Man, that smile… How could anyone be nervous or worried when that smile was aimed at them? Nico couldn’t quite believe that what he’d said and done could earn a grin like that and yet there it was. Bright and warm and bringing those stomach butterflies fluttering up again, except… they were good. Very good pleasant butterflies. He could get used to this type of butterflies…
He answered with his own grin, wide to the point of making his cheeks already ache a bit. He shrugged as he shook his head. “No clue,” he said, a faint laugh tainting the words. Wow. This was really happening, wasn’t it? He glanced away, vaguely scanning the surrounding trees. “We should probably… The flag might’ve gotten caught. We should check in…” His gaze turned back to Anakin and his cheeks reddened. “Eventually…” He started to lean in again, ready to steal another kiss, but he stopped just short, his nose wrinkling. “It’s weird. You being taller.”
"You mean brilliant," Anakin teased, and he leaned in the rest of the way to finish the kiss again. Since he was being allowed to do so, he was going to take advantage of that. "It was weird you being taller."
He wasn't certain he really wanted to go back although he figured probably Nico was right.

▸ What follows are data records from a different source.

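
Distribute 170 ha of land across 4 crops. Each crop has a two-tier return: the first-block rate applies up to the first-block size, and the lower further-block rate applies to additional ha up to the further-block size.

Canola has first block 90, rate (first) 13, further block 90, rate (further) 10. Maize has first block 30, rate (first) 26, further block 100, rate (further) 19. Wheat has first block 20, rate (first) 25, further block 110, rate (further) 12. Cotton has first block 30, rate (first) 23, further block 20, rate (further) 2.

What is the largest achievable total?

Rank every tier by rate: Maize/tier1 26 > Wheat/tier1 25 > Cotton/tier1 23 > Maize/tier2 19 > Canola/tier1 13 > Wheat/tier2 12 > Canola/tier2 10 > Cotton/tier2 2.
Maize/tier1 (26): +30 — 140 left.
Wheat tier1 at 25: fill all 20 — 120 left.
Cotton tier1 at 23: fill all 30 — 90 left.
Maize/tier2: +90 of 100 at 19; pool empty.
Total = 26×30 + 25×20 + 23×30 + 19×90 = 3680.

3680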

It almost sounded as if someone had caught the flag with all the commotion, but Anakin didn't even care. Didn't even care if it was the other team yet again, that had managed to collect the flag. It didn't matter what his Capture the Flag luck was tonight because it had no bearing on his real life luck, which seemed remarkably good. He squeezed Nico's fingers. "I'm okay with them thinking we've gotten lost for a little while if it means I get to keep holding your hand."
“I kinda miss it,” Nico admitted absently. That was probably just being the short one of the group talking. Shorter, younger, and everything that went with that. It’d been nice being taller, even if it had it’s own list of problems. He definitely wasn’t missing that crick in his neck from having to bend down to kiss Anakin.
For a moment, he just took the moment in. Anakin holding his hand. Anakin standing so close. That bright look on Anakin’s face. Anakin, here, wanting to keep being here like this. This was really happening. Right? The action was silly, he knew it was silly considering how often he went traipsing through people’s dreams, but still, he moved his hand enough to pinch his arm. Ok. Yeah. Not dreaming. Might as well make the best of the situation before Anakin changed his mind about all this. Squeezing Anakin’s hand back, he nodded. “Yeah. Let’s stay lost a bit longer,” he mumbled before leaning in for another kiss.